"Helping people in need at sea should not be punishable"
Linda Cottone is a lawyer for the UN and specialises in human trafficking and law of the sea. She visited the UAB Faculty of Law to give a seminar. At the UN institute she focuses on migration and two crimes: human trafficking in general and immigration trafficking.
-Migration should not be considered a problem for our society, but a chance to transform and enrich us.
-Tell me about your professional trajectory.
-While I was studying for public prosecutor I was doing an apprenticeship in Madrid, at ACNUR, and my whole view of what my work should be changed, so I decided to specialise in the protection of refugees and their rights. Migration as a phenomenon caught my attention. It is as if they live two lives, when they are people with rights! I myself have lived in many different countries for work reasons, but that does not mean I have to lose my rights as a person.
-Did you see an urgent need to help?
-Yes, totally, and especially I saw that there were very few people in law working in this field. When speaking about immigrants at that time, almost 10 years ago, it was a very concerning issue, since many thousands of immigrants were reaching the shores of Albania. Very little was known on the subject. I began to investigate on how to offer protection and discover what their needs could be, taking into account that these people had left their families and homes behind because of war.
-Is this currently a huge problem for Europe?
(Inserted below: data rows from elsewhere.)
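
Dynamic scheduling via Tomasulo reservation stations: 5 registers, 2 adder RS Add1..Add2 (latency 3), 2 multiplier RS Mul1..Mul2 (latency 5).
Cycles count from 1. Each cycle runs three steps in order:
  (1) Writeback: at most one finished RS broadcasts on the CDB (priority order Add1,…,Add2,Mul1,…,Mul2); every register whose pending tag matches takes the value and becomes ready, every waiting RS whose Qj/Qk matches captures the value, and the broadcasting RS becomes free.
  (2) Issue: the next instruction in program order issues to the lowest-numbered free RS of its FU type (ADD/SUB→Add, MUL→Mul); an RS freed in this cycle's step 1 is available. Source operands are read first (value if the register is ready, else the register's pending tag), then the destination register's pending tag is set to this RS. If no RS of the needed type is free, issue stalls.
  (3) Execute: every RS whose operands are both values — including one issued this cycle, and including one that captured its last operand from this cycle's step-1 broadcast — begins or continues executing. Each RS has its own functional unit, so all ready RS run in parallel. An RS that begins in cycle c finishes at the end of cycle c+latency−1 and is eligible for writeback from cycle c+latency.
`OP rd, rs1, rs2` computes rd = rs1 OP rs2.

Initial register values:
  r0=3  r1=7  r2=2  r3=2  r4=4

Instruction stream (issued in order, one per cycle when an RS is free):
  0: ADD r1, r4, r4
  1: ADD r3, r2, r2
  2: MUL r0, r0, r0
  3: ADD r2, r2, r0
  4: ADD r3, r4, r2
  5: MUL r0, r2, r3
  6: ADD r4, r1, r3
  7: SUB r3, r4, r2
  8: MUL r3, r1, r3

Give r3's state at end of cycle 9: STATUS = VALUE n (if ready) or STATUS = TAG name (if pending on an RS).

STATUS = TAG Add2

cycle 1: issue ADD r1<-Add1 // r0:3,r1:Add1,r2:2,r3:2,r4:4
cycle 2: issue ADD r3<-Add2 // r0:3,r1:Add1,r2:2,r3:Add2,r4:4
cycle 3: issue MUL r0<-Mul1 // r0:Mul1,r1:Add1,r2:2,r3:Add2,r4:4
cycle 4: CDB Add1=8; issue ADD r2<-Add1 // r0:Mul1,r1:8,r2:Add1,r3:Add2,r4:4
cycle 5: CDB Add2=4; issue ADD r3<-Add2 // r0:Mul1,r1:8,r2:Add1,r3:Add2,r4:4
cycle 6: issue MUL r0<-Mul2 // r0:Mul2,r1:8,r2:Add1,r3:Add2,r4:4
cycle 7: stall // r0:Mul2,r1:8,r2:Add1,r3:Add2,r4:4
cycle 8: CDB Mul1=9; stall // r0:Mul2,r1:8,r2:Add1,r3:Add2,r4:4
cycle 9: stall // r0:Mul2,r1:8,r2:Add1,r3:Add2,r4:4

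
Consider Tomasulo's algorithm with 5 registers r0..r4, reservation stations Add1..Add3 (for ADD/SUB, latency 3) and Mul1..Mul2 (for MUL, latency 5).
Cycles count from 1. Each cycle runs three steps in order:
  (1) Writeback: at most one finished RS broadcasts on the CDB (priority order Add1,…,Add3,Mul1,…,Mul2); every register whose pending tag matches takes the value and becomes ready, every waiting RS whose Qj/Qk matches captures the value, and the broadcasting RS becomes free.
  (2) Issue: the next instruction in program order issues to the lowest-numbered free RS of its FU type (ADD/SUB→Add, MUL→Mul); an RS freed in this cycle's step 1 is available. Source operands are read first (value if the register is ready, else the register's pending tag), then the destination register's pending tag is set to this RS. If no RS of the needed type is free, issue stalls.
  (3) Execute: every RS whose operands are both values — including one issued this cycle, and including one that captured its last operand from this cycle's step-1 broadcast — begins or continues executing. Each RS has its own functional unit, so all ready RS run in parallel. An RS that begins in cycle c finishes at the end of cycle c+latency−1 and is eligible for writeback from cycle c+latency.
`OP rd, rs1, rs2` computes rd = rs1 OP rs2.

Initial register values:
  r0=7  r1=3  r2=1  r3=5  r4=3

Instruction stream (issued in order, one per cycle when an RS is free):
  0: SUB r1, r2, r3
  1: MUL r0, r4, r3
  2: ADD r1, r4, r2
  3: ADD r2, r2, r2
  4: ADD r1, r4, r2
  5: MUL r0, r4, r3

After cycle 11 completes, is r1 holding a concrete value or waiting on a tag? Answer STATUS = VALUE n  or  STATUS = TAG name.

  c1: issue SUB r1<-Add1  regs: r0:7,r1:Add1,r2:1,r3:5,r4:3
  c2: issue MUL r0<-Mul1  regs: r0:Mul1,r1:Add1,r2:1,r3:5,r4:3
  c3: issue ADD r1<-Add2  regs: r0:Mul1,r1:Add2,r2:1,r3:5,r4:3
  c4: CDB Add1=-4; issue ADD r2<-Add1  regs: r0:Mul1,r1:Add2,r2:Add1,r3:5,r4:3
  c5: issue ADD r1<-Add3  regs: r0:Mul1,r1:Add3,r2:Add1,r3:5,r4:3
  c6: CDB Add2=4; issue MUL r0<-Mul2  regs: r0:Mul2,r1:Add3,r2:Add1,r3:5,r4:3
  c7: CDB Add1=2  regs: r0:Mul2,r1:Add3,r2:2,r3:5,r4:3
  c8: CDB Mul1=15  regs: r0:Mul2,r1:Add3,r2:2,r3:5,r4:3
  c9: -  regs: r0:Mul2,r1:Add3,r2:2,r3:5,r4:3
  c10: CDB Add3=5  regs: r0:Mul2,r1:5,r2:2,r3:5,r4:3
  c11: CDB Mul2=15  regs: r0:15,r1:5,r2:2,r3:5,r4:3

STATUS = VALUE 5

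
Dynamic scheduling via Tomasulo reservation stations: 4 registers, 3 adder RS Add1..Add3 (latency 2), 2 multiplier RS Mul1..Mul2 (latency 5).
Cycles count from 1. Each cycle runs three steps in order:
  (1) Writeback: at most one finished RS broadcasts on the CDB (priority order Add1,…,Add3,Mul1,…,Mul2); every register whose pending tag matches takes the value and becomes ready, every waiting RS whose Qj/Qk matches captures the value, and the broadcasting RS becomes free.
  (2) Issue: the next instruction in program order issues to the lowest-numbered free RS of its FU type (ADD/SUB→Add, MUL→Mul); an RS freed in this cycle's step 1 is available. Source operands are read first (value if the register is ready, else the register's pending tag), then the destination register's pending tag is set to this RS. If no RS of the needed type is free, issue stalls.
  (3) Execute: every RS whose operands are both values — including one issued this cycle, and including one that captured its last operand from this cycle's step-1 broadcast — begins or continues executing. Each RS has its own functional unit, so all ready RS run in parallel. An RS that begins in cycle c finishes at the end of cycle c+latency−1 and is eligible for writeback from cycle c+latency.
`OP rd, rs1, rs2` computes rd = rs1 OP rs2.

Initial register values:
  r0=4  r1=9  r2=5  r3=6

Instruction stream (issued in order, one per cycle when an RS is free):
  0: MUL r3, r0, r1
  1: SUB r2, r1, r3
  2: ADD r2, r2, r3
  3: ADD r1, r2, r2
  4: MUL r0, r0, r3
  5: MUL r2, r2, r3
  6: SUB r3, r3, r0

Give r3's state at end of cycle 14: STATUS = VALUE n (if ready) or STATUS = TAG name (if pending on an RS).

cycle 1: issue MUL r3<-Mul1 // r0:4,r1:9,r2:5,r3:Mul1
cycle 2: issue SUB r2<-Add1 // r0:4,r1:9,r2:Add1,r3:Mul1
cycle 3: issue ADD r2<-Add2 // r0:4,r1:9,r2:Add2,r3:Mul1
cycle 4: issue ADD r1<-Add3 // r0:4,r1:Add3,r2:Add2,r3:Mul1
cycle 5: issue MUL r0<-Mul2 // r0:Mul2,r1:Add3,r2:Add2,r3:Mul1
cycle 6: CDB Mul1=36; issue MUL r2<-Mul1 // r0:Mul2,r1:Add3,r2:Mul1,r3:36
cycle 7: stall // r0:Mul2,r1:Add3,r2:Mul1,r3:36
cycle 8: CDB Add1=-27; issue SUB r3<-Add1 // r0:Mul2,r1:Add3,r2:Mul1,r3:Add1
cycle 9: - // r0:Mul2,r1:Add3,r2:Mul1,r3:Add1
cycle 10: CDB Add2=9 // r0:Mul2,r1:Add3,r2:Mul1,r3:Add1
cycle 11: CDB Mul2=144 // r0:144,r1:Add3,r2:Mul1,r3:Add1
cycle 12: CDB Add3=18 // r0:144,r1:18,r2:Mul1,r3:Add1
cycle 13: CDB Add1=-108 // r0:144,r1:18,r2:Mul1,r3:-108
cycle 14: - // r0:144,r1:18,r2:Mul1,r3:-108

STATUS = VALUE -108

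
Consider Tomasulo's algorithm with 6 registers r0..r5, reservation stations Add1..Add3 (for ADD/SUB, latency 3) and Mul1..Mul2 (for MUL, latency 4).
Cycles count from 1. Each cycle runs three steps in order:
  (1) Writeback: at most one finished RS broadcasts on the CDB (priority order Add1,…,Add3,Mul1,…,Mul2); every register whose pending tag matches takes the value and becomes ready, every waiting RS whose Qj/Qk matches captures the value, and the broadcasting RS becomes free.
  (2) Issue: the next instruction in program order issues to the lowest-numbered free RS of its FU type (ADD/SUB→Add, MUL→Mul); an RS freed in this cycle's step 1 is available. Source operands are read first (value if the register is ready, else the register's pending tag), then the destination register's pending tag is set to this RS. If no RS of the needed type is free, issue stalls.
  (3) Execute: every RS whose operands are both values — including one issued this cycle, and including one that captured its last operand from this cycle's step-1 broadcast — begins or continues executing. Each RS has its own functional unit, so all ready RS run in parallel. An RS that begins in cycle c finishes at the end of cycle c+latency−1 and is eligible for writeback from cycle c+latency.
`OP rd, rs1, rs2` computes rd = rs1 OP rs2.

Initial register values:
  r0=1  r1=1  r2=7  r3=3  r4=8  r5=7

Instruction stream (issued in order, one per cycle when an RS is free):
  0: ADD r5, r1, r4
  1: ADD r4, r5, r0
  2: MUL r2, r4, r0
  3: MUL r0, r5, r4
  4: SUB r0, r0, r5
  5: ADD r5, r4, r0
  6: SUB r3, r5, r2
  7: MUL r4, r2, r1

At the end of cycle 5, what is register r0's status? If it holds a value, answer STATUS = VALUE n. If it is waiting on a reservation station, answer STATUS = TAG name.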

-Immigration is not a problem! What must be done is to prepare protection systems to help immigrants form part of our society. Immigration has transformed society, the challenge now is how to guarantee their integration, but this cannot and should not be a problem. We must find the way for them to contribute to the enrichment of their local communities and at the same time contribute to their home countries (by sending money or financing new economic activities). I don't think it is correct to call immigration a problem; on the contrary, I see it as an enrichment.
-What do you do at UNICRI?
-This United Nations institution works on the fight against crime and in strengthening the justice system. Personally, I work with immigration and two types of crime: human trafficking in general and the trafficking of immigrants in specific, focusing on criminal organisations connected to terrorist organisations.
-And how can you fight against this from the UN?
-By trying to learn more about them, finding ways for the affected countries (North Africa and the Sahel region) to dialogue, and finding effective, lasting and sustainable solutions. The Sahel is scenario to different types of trafficking, there are many different problems all mixed up. We have terrorist attacks for example. The Sahel is the frontier point where we find all of this. There is Boko Aram on the border between Niger and Nigeria, a place which is not safe at the moment, and then there is Mali. This lack of security makes it easier for criminal activities to appear.
-And that leads to human trafficking?
-Yes. When we speak of trafficking we refer to all types of exploitations (prostitution, extraction of organs, slavery, forced labour, etc.).
-And the role of the UN is to make legal security exist where there is now none?
-In the fight against human trafficking we are trying to reinforce four aspects included in the Palermo Protocols: prevention, protection, indictment and partnership. The UN works with countries in order to increase training and takes care of guaranteeing their protection and legal, medical, etc. assistance.
-What are the main problems in carrying this out?
-On the one hand, the lack of information on behalf of the victims, because they do not know their rights and are not aware of the fact that they are being abused. On the other hand, we see that the governments do not know which measures to take to prevent the trafficking of humans. And they must guarantee that the perpetrators pay for these crimes.
-Is there any particular case you remember well?
-I like to think about our successful cases. For example, when we accompany victims of sex trafficking so that they can return to a normal life. The women of Nigeria, for example, are tricked into going to Europe and then forced to become prostitutes. After we intervene and offer medical assistance, it is very satisfying to see how they can begin to work in their home country. I think about some of the women I have helped, and how they dreamed about opening a hair salon. When we were able to send them back to Nigeria and they can open their small shop, you can see how happy they are after everything that has happened to them. That is very satisfactory. I am still in contact with many of them, we send each other photos, whatsapps, etc.
-What are your opinions on the "Open Arms" rescue vessel?
-It is not the first case. There was a case years before which is considered to the a precedent. The NGO Cap Amamur was convicted for rescuing immigrants at sea.
-As a lawyer and human rights defender how do you feel about that?
-The law provides forms of protection. And the correct use of the adequate terminology can help to avoid confusions with situations which are not connected. If they were rescuing people in need I see no reason to convict them for that.
-The law should therefore be interpreted differently?
-International law should always be interpreted in a way that guarantees that human rights prevail. In this case, the lives of people were in danger and that is what should have prevailed. These people are vulnerable and need protection.
-Even if what they do goes against the law?
-Article 97 of the UN Convention on the Law of the Sea states that if a person is in danger at sea, that person must be rescued. There are rules of international law which cannot be broken. In these cases, utmost importance is given to the dignity of a human being; first and foremost are the human rights of any person. And international law stipulates this.